By: Bart Baesens, Seppe vanden Broucke
This QA first appeared in Data Science Briefings, the DataMiningApps newsletter as a “Free Tweet Consulting Experience” — where we answer a data science or analytics question of 140 characters maximum. Also want to submit your question? Just Tweet us @DataMiningApps. Want to remain anonymous? Then send us a direct message and we’ll keep all your details private. Subscribe now for free if you want to be the first to receive our articles and stay up to data on data science news, or follow us @DataMiningApps.
You asked: About your presentation on social network analytics on the DataMiningApps Youtube channel: can you work out a simple example? Besides fraud, any other successful applications of SNA?
Our answer:
A way how we can incorporate social network effects in a predictive model is by means of featurization. This means we create features out of the network characteristics and add them to our data set together with the non-network variables. We can then analyze this data set using any predictive technique (e.g. logistic regression, neural network, random forest).
Consider the following network as an example:
The nodes A, B, … represent customers (e.g. retail customers or companies). Filled in nodes represent fraudulent customers and white nodes non-fraudulent customers. We can now create features such as:
- Total degree: total number of links of a node
- Fraud/Legit degree: total number of links to fraudulent/legit nodes of a node
- Mode link: indicates whether most of the neighbors are fraudsters or non-fraudsters
- Count fraud: counts the number of fraudsters amongst the neighbors
- Count non-fraud: counts the number of non-fraudsters amongst the neighbors
- Binary fraud: indicates whether there is a fraudster amongst the neighbors
- Binary non-fraud: indicates whether there is a non-fraudster amongst the neighbors
These are just a few examples of features we can create from the network.
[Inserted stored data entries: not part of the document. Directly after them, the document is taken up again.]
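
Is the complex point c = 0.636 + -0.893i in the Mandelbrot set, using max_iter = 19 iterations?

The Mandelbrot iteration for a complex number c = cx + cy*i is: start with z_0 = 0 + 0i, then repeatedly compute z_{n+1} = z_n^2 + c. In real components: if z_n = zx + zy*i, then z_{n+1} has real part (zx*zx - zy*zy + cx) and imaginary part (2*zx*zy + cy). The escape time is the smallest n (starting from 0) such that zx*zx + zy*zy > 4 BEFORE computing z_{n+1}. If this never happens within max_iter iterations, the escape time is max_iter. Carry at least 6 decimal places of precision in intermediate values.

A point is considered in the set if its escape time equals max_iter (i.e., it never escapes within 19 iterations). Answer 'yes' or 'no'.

Answer: no

Derivation:
z_0 = 0 + 0i, c = 0.6360 + -0.8930i
Iter 1: z = 0.6360 + -0.8930i, |z|^2 = 1.2019
Iter 2: z = 0.2430 + -2.0289i, |z|^2 = 4.1755
Escaped at iteration 2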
In our fraud analytics book, we provide lots of other examples. Obviously, many of them will be correlated so it is important to perform variable selection during analytical model development. The features are also typically defined in close collaboration with the business expert.
Node | A | B | C | D | E | F | G | H | I | J |
Total Degree | 6 | 3 | 1 | 4 | 2 | 3 | 4 | 2 | 4 | 1 |
Fraud Degree | 1 | 1 | 0 | 2 | 2 | 2 | 3 | 0 | 0 | 0 |
Legit Degree | 5 | 2 | 1 | 2 | 0 | 1 | 1 | 2 | 4 | 1 |
Mode link | NF | NF | NF | NF/F | F | F | F | NF | NF | NF |
Count fraud | 1 | 1 | 0 | 2 | 2 | 2 | 3 | 0 | 0 | 0 |
Count non-fraud | 5 | 2 | 1 | 2 | 0 | 1 | 1 | 2 | 4 | 1 |
Binary fraud | 1 | 1 | 0 | 1 | 1 | 1 | 1 | 0 | 0 | 0 |
Binary non-fraud | 1 | 1 | 1 | 1 | 0 | 1 | 1 | 1 | 1 | 1 |
These network features can now be complemented with local characteristics of each of the nodes. Just think about socio-demographic characteristics such as age, income, employment status, etc. The resulting data set can then be fed to a plain vanilla analytical technique such as a logistic or random forest model to build a predictive model for fraud detection.
About your second question: we found social network effects to have a huge impact in fraud analytics but also in churn prediction in Telco. In our previous research, we built social networks based on call detail records (CDR) and then featurized those. The resulting analytical models clearly indicated the impact of social network effects (up to > 5% performance gain in terms of area under the ROC curve).